A Ascensão de Gabriel
Capítulo 2
O verão chegou a Pedrago trazendo dias abafados e noites iluminadas por um céu estrelado. Gabriel seguia sua rotina de trabalho e estudos noturnos, mas havia algo diferente naquele mês. Sua determinação parecia mais forte, alimentada por um novo elemento em sua vida: Clara.
Clara era a filha do professor da vila, uma jovem de olhos castanhos profundos e cabelos longos que brilhavam sob o sol. Ao contrário de muitos na vila, ela parecia não se importar com status ou riqueza. Passava as manhãs cuidando do pequeno jardim de sua casa e, à tarde, lia livros no banco da praça central. Gabriel a observava de longe, intrigado por sua aura tranquila e enigmática.
Certo dia, reunindo toda a coragem que possuía, Gabriel decidiu se aproximar. Durante o almoço, enquanto Clara estava sentada na praça, ele caminhou até ela com o coração acelerado.
- Oi, Clara - disse, tentando soar confiante, mas sua voz tremeu levemente.
Clara levantou os olhos do livro e sorriu.
- Oi, Gabriel. Como vai?
Gabriel ficou surpreso com a receptividade dela. Eles conversaram por alguns minutos sobre o livro que ela lia, um romance sobre aventuras e descobertas. Gabriel demonstrou conhecer alguns dos autores que Clara mencionava, algo que pareceu impressioná-la.
- Não sabia que você gostava tanto de ler, Gabriel - comentou Clara, com um leve tom de surpresa.
- Gosto de aprender, mesmo que as oportunidades sejam poucas. Os livros me ajudam a enxergar além daqui - respondeu ele.
A conversa fluiu de forma inesperada, e, para Gabriel, aqueles minutos foram um raro momento de leveza. Nos dias seguintes, os dois começaram a se encontrar ocasionalmente, trocando ideias sobre livros, sonhos e o mundo além da vila.
Entretanto, a proximidade entre eles não passou despercebida por Álvaro, o velho algoz de Gabriel. Álvaro, que há tempos tentava atrair a atenção de Clara, não escondeu sua insatisfação ao ver Gabriel tão próximo dela.

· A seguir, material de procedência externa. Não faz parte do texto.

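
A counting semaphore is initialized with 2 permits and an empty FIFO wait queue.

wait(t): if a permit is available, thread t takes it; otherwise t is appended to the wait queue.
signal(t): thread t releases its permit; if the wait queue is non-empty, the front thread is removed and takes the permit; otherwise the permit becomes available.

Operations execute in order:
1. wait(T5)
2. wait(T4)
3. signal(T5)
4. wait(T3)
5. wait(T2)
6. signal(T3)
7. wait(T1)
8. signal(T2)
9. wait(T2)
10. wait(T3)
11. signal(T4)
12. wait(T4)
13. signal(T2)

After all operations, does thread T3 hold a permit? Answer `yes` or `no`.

Step 1: wait(T5) -> count=1 queue=[] holders={T5}
Step 2: wait(T4) -> count=0 queue=[] holders={T4,T5}
Step 3: signal(T5) -> count=1 queue=[] holders={T4}
Step 4: wait(T3) -> count=0 queue=[] holders={T3,T4}
Step 5: wait(T2) -> count=0 queue=[T2] holders={T3,T4}
Step 6: signal(T3) -> count=0 queue=[] holders={T2,T4}
Step 7: wait(T1) -> count=0 queue=[T1] holders={T2,T4}
Step 8: signal(T2) -> count=0 queue=[] holders={T1,T4}
Step 9: wait(T2) -> count=0 queue=[T2] holders={T1,T4}
Step 10: wait(T3) -> count=0 queue=[T2,T3] holders={T1,T4}
Step 11: signal(T4) -> count=0 queue=[T3] holders={T1,T2}
Step 12: wait(T4) -> count=0 queue=[T3,T4] holders={T1,T2}
Step 13: signal(T2) -> count=0 queue=[T4] holders={T1,T3}
Final holders: {T1,T3} -> T3 in holders

Answer: yes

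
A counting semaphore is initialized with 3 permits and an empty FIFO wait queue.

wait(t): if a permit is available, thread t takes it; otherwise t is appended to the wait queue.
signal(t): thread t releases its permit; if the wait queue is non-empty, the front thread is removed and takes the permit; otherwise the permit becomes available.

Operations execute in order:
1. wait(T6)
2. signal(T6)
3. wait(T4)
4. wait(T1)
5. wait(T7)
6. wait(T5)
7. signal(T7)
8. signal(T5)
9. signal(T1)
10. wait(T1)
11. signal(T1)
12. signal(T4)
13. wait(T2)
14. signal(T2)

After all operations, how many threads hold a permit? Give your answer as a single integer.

Answer: 0

Derivation:
Step 1: wait(T6) -> count=2 queue=[] holders={T6}
Step 2: signal(T6) -> count=3 queue=[] holders={none}
Step 3: wait(T4) -> count=2 queue=[] holders={T4}
Step 4: wait(T1) -> count=1 queue=[] holders={T1,T4}
Step 5: wait(T7) -> count=0 queue=[] holders={T1,T4,T7}
Step 6: wait(T5) -> count=0 queue=[T5] holders={T1,T4,T7}
Step 7: signal(T7) -> count=0 queue=[] holders={T1,T4,T5}
Step 8: signal(T5) -> count=1 queue=[] holders={T1,T4}
Step 9: signal(T1) -> count=2 queue=[] holders={T4}
Step 10: wait(T1) -> count=1 queue=[] holders={T1,T4}
Step 11: signal(T1) -> count=2 queue=[] holders={T4}
Step 12: signal(T4) -> count=3 queue=[] holders={none}
Step 13: wait(T2) -> count=2 queue=[] holders={T2}
Step 14: signal(T2) -> count=3 queue=[] holders={none}
Final holders: {none} -> 0 thread(s)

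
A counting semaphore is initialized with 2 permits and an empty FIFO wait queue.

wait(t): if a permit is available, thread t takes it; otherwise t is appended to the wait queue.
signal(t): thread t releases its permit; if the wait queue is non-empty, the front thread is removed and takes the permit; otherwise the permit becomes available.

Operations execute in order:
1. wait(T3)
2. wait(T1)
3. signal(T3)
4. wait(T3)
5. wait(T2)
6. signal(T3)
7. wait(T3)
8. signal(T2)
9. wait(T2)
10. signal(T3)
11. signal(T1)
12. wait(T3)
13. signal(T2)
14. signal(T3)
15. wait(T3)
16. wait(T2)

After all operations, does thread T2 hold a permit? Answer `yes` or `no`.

Step 1: wait(T3) -> count=1 queue=[] holders={T3}
Step 2: wait(T1) -> count=0 queue=[] holders={T1,T3}
Step 3: signal(T3) -> count=1 queue=[] holders={T1}
Step 4: wait(T3) -> count=0 queue=[] holders={T1,T3}
Step 5: wait(T2) -> count=0 queue=[T2] holders={T1,T3}
Step 6: signal(T3) -> count=0 queue=[] holders={T1,T2}
Step 7: wait(T3) -> count=0 queue=[T3] holders={T1,T2}
Step 8: signal(T2) -> count=0 queue=[] holders={T1,T3}
Step 9: wait(T2) -> count=0 queue=[T2] holders={T1,T3}
Step 10: signal(T3) -> count=0 queue=[] holders={T1,T2}
Step 11: signal(T1) -> count=1 queue=[] holders={T2}
Step 12: wait(T3) -> count=0 queue=[] holders={T2,T3}
Step 13: signal(T2) -> count=1 queue=[] holders={T3}
Step 14: signal(T3) -> count=2 queue=[] holders={none}
Step 15: wait(T3) -> count=1 queue=[] holders={T3}
Step 16: wait(T2) -> count=0 queue=[] holders={T2,T3}
Final holders: {T2,T3} -> T2 in holders

Answer: yes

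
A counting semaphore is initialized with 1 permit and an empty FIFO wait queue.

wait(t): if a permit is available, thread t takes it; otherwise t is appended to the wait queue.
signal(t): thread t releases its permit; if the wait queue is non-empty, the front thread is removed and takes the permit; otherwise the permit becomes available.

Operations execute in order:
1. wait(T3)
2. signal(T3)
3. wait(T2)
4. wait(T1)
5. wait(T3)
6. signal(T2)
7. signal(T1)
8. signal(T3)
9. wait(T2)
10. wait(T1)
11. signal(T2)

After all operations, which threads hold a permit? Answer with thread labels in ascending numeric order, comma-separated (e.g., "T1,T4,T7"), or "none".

Answer: T1

Derivation:
Step 1: wait(T3) -> count=0 queue=[] holders={T3}
Step 2: signal(T3) -> count=1 queue=[] holders={none}
Step 3: wait(T2) -> count=0 queue=[] holders={T2}
Step 4: wait(T1) -> count=0 queue=[T1] holders={T2}
Step 5: wait(T3) -> count=0 queue=[T1,T3] holders={T2}
Step 6: signal(T2) -> count=0 queue=[T3] holders={T1}
Step 7: signal(T1) -> count=0 queue=[] holders={T3}
Step 8: signal(T3) -> count=1 queue=[] holders={none}
Step 9: wait(T2) -> count=0 queue=[] holders={T2}
Step 10: wait(T1) -> count=0 queue=[T1] holders={T2}
Step 11: signal(T2) -> count=0 queue=[] holders={T1}
Final holders: T1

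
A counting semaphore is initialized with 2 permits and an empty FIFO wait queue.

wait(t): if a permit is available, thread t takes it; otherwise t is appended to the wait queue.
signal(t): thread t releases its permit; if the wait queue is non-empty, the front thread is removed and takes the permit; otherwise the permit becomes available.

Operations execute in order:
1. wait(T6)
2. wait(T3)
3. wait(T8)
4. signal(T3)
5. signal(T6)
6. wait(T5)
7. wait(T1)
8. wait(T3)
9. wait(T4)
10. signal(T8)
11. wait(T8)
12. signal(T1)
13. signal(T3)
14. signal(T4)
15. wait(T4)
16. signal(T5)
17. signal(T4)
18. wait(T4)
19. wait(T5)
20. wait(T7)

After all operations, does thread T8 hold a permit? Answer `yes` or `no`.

Step 1: wait(T6) -> count=1 queue=[] holders={T6}
Step 2: wait(T3) -> count=0 queue=[] holders={T3,T6}
Step 3: wait(T8) -> count=0 queue=[T8] holders={T3,T6}
Step 4: signal(T3) -> count=0 queue=[] holders={T6,T8}
Step 5: signal(T6) -> count=1 queue=[] holders={T8}
Step 6: wait(T5) -> count=0 queue=[] holders={T5,T8}
Step 7: wait(T1) -> count=0 queue=[T1] holders={T5,T8}
Step 8: wait(T3) -> count=0 queue=[T1,T3] holders={T5,T8}
Step 9: wait(T4) -> count=0 queue=[T1,T3,T4] holders={T5,T8}
Step 10: signal(T8) -> count=0 queue=[T3,T4] holders={T1,T5}
Step 11: wait(T8) -> count=0 queue=[T3,T4,T8] holders={T1,T5}
Step 12: signal(T1) -> count=0 queue=[T4,T8] holders={T3,T5}
Step 13: signal(T3) -> count=0 queue=[T8] holders={T4,T5}
Step 14: signal(T4) -> count=0 queue=[] holders={T5,T8}
Step 15: wait(T4) -> count=0 queue=[T4] holders={T5,T8}
Step 16: signal(T5) -> count=0 queue=[] holders={T4,T8}
Step 17: signal(T4) -> count=1 queue=[] holders={T8}
Step 18: wait(T4) -> count=0 queue=[] holders={T4,T8}
Step 19: wait(T5) -> count=0 queue=[T5] holders={T4,T8}
Step 20: wait(T7) -> count=0 queue=[T5,T7] holders={T4,T8}
Final holders: {T4,T8} -> T8 in holders

Answer: yes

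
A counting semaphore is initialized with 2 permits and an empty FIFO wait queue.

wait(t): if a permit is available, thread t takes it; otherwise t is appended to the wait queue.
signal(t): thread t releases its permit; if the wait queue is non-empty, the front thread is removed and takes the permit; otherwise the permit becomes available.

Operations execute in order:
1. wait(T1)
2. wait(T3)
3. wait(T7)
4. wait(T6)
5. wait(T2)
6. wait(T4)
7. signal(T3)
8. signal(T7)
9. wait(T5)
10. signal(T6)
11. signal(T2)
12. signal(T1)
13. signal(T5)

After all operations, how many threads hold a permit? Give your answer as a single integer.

Answer: 1

Derivation:
Step 1: wait(T1) -> count=1 queue=[] holders={T1}
Step 2: wait(T3) -> count=0 queue=[] holders={T1,T3}
Step 3: wait(T7) -> count=0 queue=[T7] holders={T1,T3}
Step 4: wait(T6) -> count=0 queue=[T7,T6] holders={T1,T3}
Step 5: wait(T2) -> count=0 queue=[T7,T6,T2] holders={T1,T3}
Step 6: wait(T4) -> count=0 queue=[T7,T6,T2,T4] holders={T1,T3}
Step 7: signal(T3) -> count=0 queue=[T6,T2,T4] holders={T1,T7}
Step 8: signal(T7) -> count=0 queue=[T2,T4] holders={T1,T6}
Step 9: wait(T5) -> count=0 queue=[T2,T4,T5] holders={T1,T6}
Step 10: signal(T6) -> count=0 queue=[T4,T5] holders={T1,T2}
Step 11: signal(T2) -> count=0 queue=[T5] holders={T1,T4}
Step 12: signal(T1) -> count=0 queue=[] holders={T4,T5}
Step 13: signal(T5) -> count=1 queue=[] holders={T4}
Final holders: {T4} -> 1 thread(s)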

- Você realmente acha que alguém como você tem alguma chance com ela? - provocou Álvaro, bloqueando o caminho de Gabriel na saída da oficina. - Clara merece alguém que possa oferecer algo de verdade, não um mecânico sem futuro.
Gabriel apertou os punhos, mas não respondeu. As palavras de Álvaro doíam, mas ele sabia que discutir seria inútil. Naquela noite, em casa, olhou para o notebook velho que havia sido sua porta de entrada para um mundo novo. Pensou em tudo o que queria alcançar e no quanto ainda precisava lutar para se tornar alguém melhor.
Clara, por sua vez, continuava a intrigá-lo. Sua gentileza era algo raro, mas havia momentos em que Gabriel sentia uma distância inexplicável em suas palavras. Mesmo assim, sua presença era uma inspiração, um lembrete de que ele não podia desistir de seus sonhos.
Enquanto as noites estreladas de Pedrago continuavam a iluminar o céu, Gabriel fortalecia sua determinação. Ele não sabia o que o futuro lhe reservava, mas estava decidido a seguir em frente, desafiando todos que duvidavam dele. E, sem perceber, estava mais próximo do que nunca de mudar sua vida para sempre.